As has been discussed previously, the ADC's sampling capacitor after conversion is charged to a voltage, depending on the internal structure of ADC. However, this voltage depends also on the converted input voltage, i.e. voltage to which the sampling capacitor was charged before conversion.
Pin PA1 is floating, loaded only by capacitance (cca 18pF) of a 1/10 oscilloscope probe. Before the sequence of conversion, this capacitance is discharged to 0V by briefly setting PA1 to GPIO Output at 0 level, and then back to Analog.

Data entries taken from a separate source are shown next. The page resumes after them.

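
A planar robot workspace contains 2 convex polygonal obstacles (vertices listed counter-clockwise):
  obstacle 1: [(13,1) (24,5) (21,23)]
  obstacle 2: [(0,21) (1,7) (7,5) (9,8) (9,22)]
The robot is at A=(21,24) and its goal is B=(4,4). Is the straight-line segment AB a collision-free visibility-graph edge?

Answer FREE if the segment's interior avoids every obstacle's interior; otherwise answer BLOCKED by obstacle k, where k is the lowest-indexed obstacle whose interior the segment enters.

BLOCKED by obstacle 2

Obstacle 1 [(13,1) (24,5) (21,23)]:
  edge (13,1)–(24,5): clear
  edge (24,5)–(21,23): clear
  edge (21,23)–(13,1): clear
  midpoint (25/2,14) outside
  → clear
Obstacle 2 [(0,21) (1,7) (7,5) (9,8) (9,22)]:
  edge (0,21)–(1,7): clear
  edge (1,7)–(7,5): crosses AB
  edge (7,5)–(9,8): clear
  edge (9,8)–(9,22): crosses AB
  edge (9,22)–(0,21): clear
  → BLOCKED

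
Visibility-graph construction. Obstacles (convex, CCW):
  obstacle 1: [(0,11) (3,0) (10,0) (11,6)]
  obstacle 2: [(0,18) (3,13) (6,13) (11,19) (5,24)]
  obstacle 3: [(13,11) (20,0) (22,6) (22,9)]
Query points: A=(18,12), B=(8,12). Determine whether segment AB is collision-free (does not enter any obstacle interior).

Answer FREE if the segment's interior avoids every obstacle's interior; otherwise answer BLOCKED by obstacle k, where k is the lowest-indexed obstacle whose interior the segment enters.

Obstacle 1 [(0,11) (3,0) (10,0) (11,6)]:
  edge (0,11)–(3,0): clear
  edge (3,0)–(10,0): clear
  edge (10,0)–(11,6): clear
  edge (11,6)–(0,11): clear
  midpoint (13,12) outside
  → clear
Obstacle 2 [(0,18) (3,13) (6,13) (11,19) (5,24)]:
  edge (0,18)–(3,13): clear
  edge (3,13)–(6,13): clear
  edge (6,13)–(11,19): clear
  edge (11,19)–(5,24): clear
  edge (5,24)–(0,18): clear
  midpoint (13,12) outside
  → clear
Obstacle 3 [(13,11) (20,0) (22,6) (22,9)]:
  edge (13,11)–(20,0): clear
  edge (20,0)–(22,6): clear
  edge (22,6)–(22,9): clear
  edge (22,9)–(13,11): clear
  midpoint (13,12) outside
  → clear

FREE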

After a single PA3-PA1 sequence of conversion, the following voltages were measured on PA1 (for various setting of PA0/PA2, resulting in indicated voltage on PA3):
PA3 | 0.00V | 1.35V | 2.50V | 2.90V |
PA1 | 0.15V | 0.45V | 0.68V | 0.78V |
PA3 | 0.00V | 1.35V | 2.50V | 2.90V |
PA1 | 0.30V | 1.14V | 1.88V | 2.12V |
So, voltage changes on previously converted channel (let's call it A) do have some impact on the next converted channel (B), if the input signal source of channel B has too high impedance. Users may perceive such influence as "crosstalk" from channel A to channel B.